Vor: Difficult, yes. The problem in this case is not proving wilful misrepresentation, but rather proving plaintiffs were injured by relying on those misrepresentations, since it's pretty clear the TE haven't believed NLC's numbers from Day One. But that's common-law fraud.
However- jeez, this is NY law- somewhere in the back of my head I dimly recall the existence of a NY statutory tort called something like 'fiduciary fraud', which is pretty much strict liability any time a fiduciary knowingly and wilfully provides a false accounting.
EDIT: Aha! This might be relevant. NY 2006,
The plaintiffs -- the surviving Beatles Richard "Ringo Starr" Starkey and Sir James Paul McCartney; Yoko Ono Lennon; George Harrison's estate; Apple Corps and Apple Records; and McCartney's company MPL Communications -- claimed that Capitol/EMI under-reported sales, concealed "lucrative" music-video deals and conducted "secret" transactions with record clubs, among other misdeeds. As in Apple I, a primary accusation was that the record company designated millions of dollars of merchandise as discardable "scrap," then resold the items without forwarding royalties.
The Court permitted all three counts- breach of contract, breach of fiduciary duty, and fraud- to go forward.

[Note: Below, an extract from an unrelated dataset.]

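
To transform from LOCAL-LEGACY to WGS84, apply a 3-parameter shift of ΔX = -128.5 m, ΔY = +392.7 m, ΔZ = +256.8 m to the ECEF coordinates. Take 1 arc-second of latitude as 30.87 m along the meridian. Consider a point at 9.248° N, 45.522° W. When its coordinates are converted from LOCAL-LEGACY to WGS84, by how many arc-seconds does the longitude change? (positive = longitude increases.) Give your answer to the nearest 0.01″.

Δλ = 6.02″

sin φ = 0.160708, cos φ = 0.987002, sin λ = -0.713520, cos λ = 0.700635.
East component: ΔE = −sin λ·ΔX + cos λ·ΔY = −(-0.713520)(-128.5) + (0.700635)(392.7) = 183.45 m.
1° of latitude spans 3600 × 30.87 = 111132 m; at latitude φ, 1° of longitude spans that × cos φ = 109687.5 m, so Δλ = 183.45 / 109687.5 × 3600 = 6.021″.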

2D EDIT: Can't find anything on 'fiduciary fraud' (although it might explain that puzzling 'constructive trust' count)- but it does appear that NY counts specious overbilling as fraud- and that presumably would extend to debiting fictitious 'costs' against the plaintiffas' participation. "Aggressive earnings management" of the Enron sort is generally accepted a a species of fraud.